The following statement was submitted to the court by Coleman Nocks:
It is with the most profound sincerity that I acknowledge responsibility for the events that transpired both on, and in the immediate aftermath of, February 5th, 2010.
As an employee of Bugman Pest and Lawn, I was asked to again return to the home of Brenda and Nathan Toone to address a recurring vole infestation that I had treated two months prior. Upon returning to the address, I saw evidence that the infestation had worsened, causing significant damage to the lawn and surrounding property.
The treatment I had originally done involved setting up bait stations in the immediate area, filled with a passive poison called Ramik Brown. After seeing the new destruction, I made the decision to use Fumitoxin, a controlled substance containing Aluminum Phosphide, to proactively attack the burrows of the rodents that were living under the sidewalk in front of the home. My only consideration at the time was to care for our customer and rid them of a destructive rodent threat. I just wanted to fix the problem. Although it never entered my mind at the time, I realize now that my actions were negligent and careless.
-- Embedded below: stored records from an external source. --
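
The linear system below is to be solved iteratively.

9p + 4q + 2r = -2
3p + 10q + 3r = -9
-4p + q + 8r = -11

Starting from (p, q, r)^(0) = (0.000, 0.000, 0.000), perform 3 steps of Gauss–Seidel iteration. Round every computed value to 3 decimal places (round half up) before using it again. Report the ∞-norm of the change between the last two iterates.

Iteration 1:
  p = (-2 - (4)·0.000 - (2)·0.000) / (9) = -0.222
  q = (-9 - (3)·-0.222 - (3)·0.000) / (10) = -0.833
  r = (-11 - (-4)·-0.222 - (1)·-0.833) / (8) = -1.382
Iteration 2:
  p = (-2 - (4)·-0.833 - (2)·-1.382) / (9) = 0.455
  q = (-9 - (3)·0.455 - (3)·-1.382) / (10) = -0.622
  r = (-11 - (-4)·0.455 - (1)·-0.622) / (8) = -1.070
Iteration 3:
  p = (-2 - (4)·-0.622 - (2)·-1.070) / (9) = 0.292
  q = (-9 - (3)·0.292 - (3)·-1.070) / (10) = -0.667
  r = (-11 - (-4)·0.292 - (1)·-0.667) / (8) = -1.146
Change: (-0.163, -0.045, -0.076) → max |·| = 0.163

0.163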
A thorough investigation revealed that I am responsible for the hurt and loss caused to the Toone family. It was through my attempt to rid their yard of a rodent problem that the Toones were exposed to a dangerous substance. The weight of this tragic accident has had a great impact on my life. I have endured and am enduring periods of depression and anxiety, requiring the intervention of mental health professionals to help me cope with recurring episodes of insomnia and thoughts of suicide. Having lost a child of my own many years ago, I feel a special sympathy and empathy for the loss suffered by the little girls' family.
Aside from the debt I owe to society, the most difficult thought is that I must stand before the Lord each day and at the hour of my death and explain to Him how I caused these two beautiful girls to be taken from their family. While I may eventually come to grips with the grief that I feel because of my actions, I know that I will never be able to fill the void in the hearts of the Toone family.